Spoiler warning: Fallout 3: The Pitt — complete
One of the most criticized aspects of Fallout 4 has been the absence of a karma system, which was both a Fallout 3 fan favorite and a source of significant analysis. In my experience, however, I have found that the karma system, while certainly an enjoyable gameplay enhancement, actually preempted more nuanced considerations of morality in the game. Furthermore, I would suggest that Bethesda’s decision to drop the karma system for Fallout 4 represents a natural and beneficial consequence of the moral ambiguity introduced by the Fallout 3 DLC The Pitt.
“Into the Pitt,” as you might recall, places the player in the ruins of Pittsburgh and forces the PC into a moral dilemma regarding the fate of the infant Marie, whose unique biology represents a potential cure for the disease that has ravaged the area. What makes this particular questline so ethically wrenching is that neither side can make an unproblematic claim to the moral high ground – a reality that the DLC reveals slowly over the course of the questline, thus challenging the player to repeatedly reconsider her actions at crucial points, even after the questline is complete.
At the core of the dilemma are several competing claims:
- Although Ashur promises that the cure his daughter’s singular biochemistry will produce will be distributed to everyone in The Pitt who needs it, both slave and free, his history as a brutal autocrat makes it very difficult to trust him.
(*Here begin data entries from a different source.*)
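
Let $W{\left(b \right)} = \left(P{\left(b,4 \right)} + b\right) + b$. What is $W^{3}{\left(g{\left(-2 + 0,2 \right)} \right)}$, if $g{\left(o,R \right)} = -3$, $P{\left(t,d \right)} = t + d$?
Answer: $-125$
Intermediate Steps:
$P{\left(t,d \right)} = d + t$
$W{\left(b \right)} = 4 + 3 b$ ($W{\left(b \right)} = \left(\left(4 + b\right) + b\right) + b = \left(4 + 2 b\right) + b = 4 + 3 b$)
$W^{3}{\left(g{\left(-2 + 0,2 \right)} \right)} = \left(4 + 3 \left(-3\right)\right)^{3} = \left(4 - 9\right)^{3} = \left(-5\right)^{3} = -125$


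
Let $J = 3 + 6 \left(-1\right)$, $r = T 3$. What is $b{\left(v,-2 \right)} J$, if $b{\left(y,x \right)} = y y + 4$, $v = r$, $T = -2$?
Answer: $-120$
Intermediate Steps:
$r = -6$ ($r = \left(-2\right) 3 = -6$)
$v = -6$
$b{\left(y,x \right)} = 4 + y^{2}$ ($b{\left(y,x \right)} = y^{2} + 4 = 4 + y^{2}$)
$J = -3$ ($J = 3 - 6 = -3$)
$b{\left(v,-2 \right)} J = \left(4 + \left(-6\right)^{2}\right) \left(-3\right) = \left(4 + 36\right) \left(-3\right) = 40 \left(-3\right) = -120$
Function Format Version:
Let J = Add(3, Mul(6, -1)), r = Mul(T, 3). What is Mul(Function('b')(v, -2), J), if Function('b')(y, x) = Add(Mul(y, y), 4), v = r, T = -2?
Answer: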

The fact that he regards his tyranny as a necessary and temporary evil may seem at first like a redeeming character trait befitting his background as a Knight of the Brotherhood of Steel, and certainly carries some weight given the atavistic chaos he found when he arrived, but when the player finds that siding with him means helping him violently put down a slave rebellion, his promises lose some of their credibility. Even if the player believes that Ashur’s intentions are noble, it seems very unlikely that he would be able to navigate an orderly transition to a just society; he can’t even bring himself to admit that his “workers” are, in fact, slaves. Furthermore, the game never resolves the question of the cure, even after quest completion. The player never knows if the cure is successfully developed and distributed.
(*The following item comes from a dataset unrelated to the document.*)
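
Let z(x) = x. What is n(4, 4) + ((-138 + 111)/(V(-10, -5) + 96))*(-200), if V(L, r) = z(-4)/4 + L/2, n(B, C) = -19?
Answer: 41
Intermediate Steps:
V(L, r) = -1 + L/2 (V(L, r) = -4/4 + L/2 = -4*1/4 + L*(1/2) = -1 + L/2)
n(4, 4) + ((-138 + 111)/(V(-10, -5) + 96))*(-200) = -19 + ((-138 + 111)/((-1 + (1/2)*(-10)) + 96))*(-200) = -19 - 27/((-1 - 5) + 96)*(-200) = -19 - 27/(-6 + 96)*(-200) = -19 - 27/90*(-200) = -19 - 27*1/90*(-200) = -19 - 3/10*(-200) = -19 + 60 = 41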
- Although Wernher is initially presented as the roguishly heroic resistance leader, a pair of troubling traits emerge as the player advances through the objectives. First, Wernher does not seem to regard the infant as human; her well-being only matters insofar as it concerns her use as a source for the cure — nor is Midea, her ultimate caretaker, that much better. Second, the more success the PC brings to the rebellion, the more ruthless and power-hungry Wernher becomes. Here again, the questline ends without resolving the cure question, but Wernher becomes disconcertingly interested in viewing himself (or the PC, depending on dialogue options) as the new “Lord of the Pitt.” I was reminded in particular of the point in Collins’s Mockingjay at which the reader becomes aware the Coin is beginning to demonstrate many of President Snow’s dictatorial proclivities.
- Beyond the leaders of the opposing sides, the player is also being asked to weigh the fate of an infant against the needs of an entire society. To side with Ashur is to place the welfare of a community of slaves in the hands of the man who has been oppressing them for nearly 20 years. To side with Wernher is to kidnap a baby from her parents and allow dubious characters to experiment on her until a cure is produced.
The factors above are what make The Pitt one of the most morally ambiguous questlines Bethesda has ever written. While “Paarthurnax” and “In My Time of Need” from Skyrim come very close, this DLC presents the player with a high-stakes moral conundrum that completely defies a simple good/evil breakdown.
Until you look at the karma system.
Side with Ashur = bad karma. Side with Wernher = good karma. Debate settled.
Of course, I’m oversimplifying; plenty of players have chosen to ignore the karma system and do what seems right by their own ethical calculus. In fact, I have to wonder if the ensuing online debate influenced the design of Fallout 4. Nevertheless, I applaud Bethesda for abandoning the karma system. By doing so, they have created more space for players to argue the merits of at least three competing and incompatible worldviews without the interference of a digital moral arbiter. Fallout 4, like many “karmaless” games, encourages higher-order moral thinking, thus making the gaming experience simultaneously more enjoyable and potentially more edifying.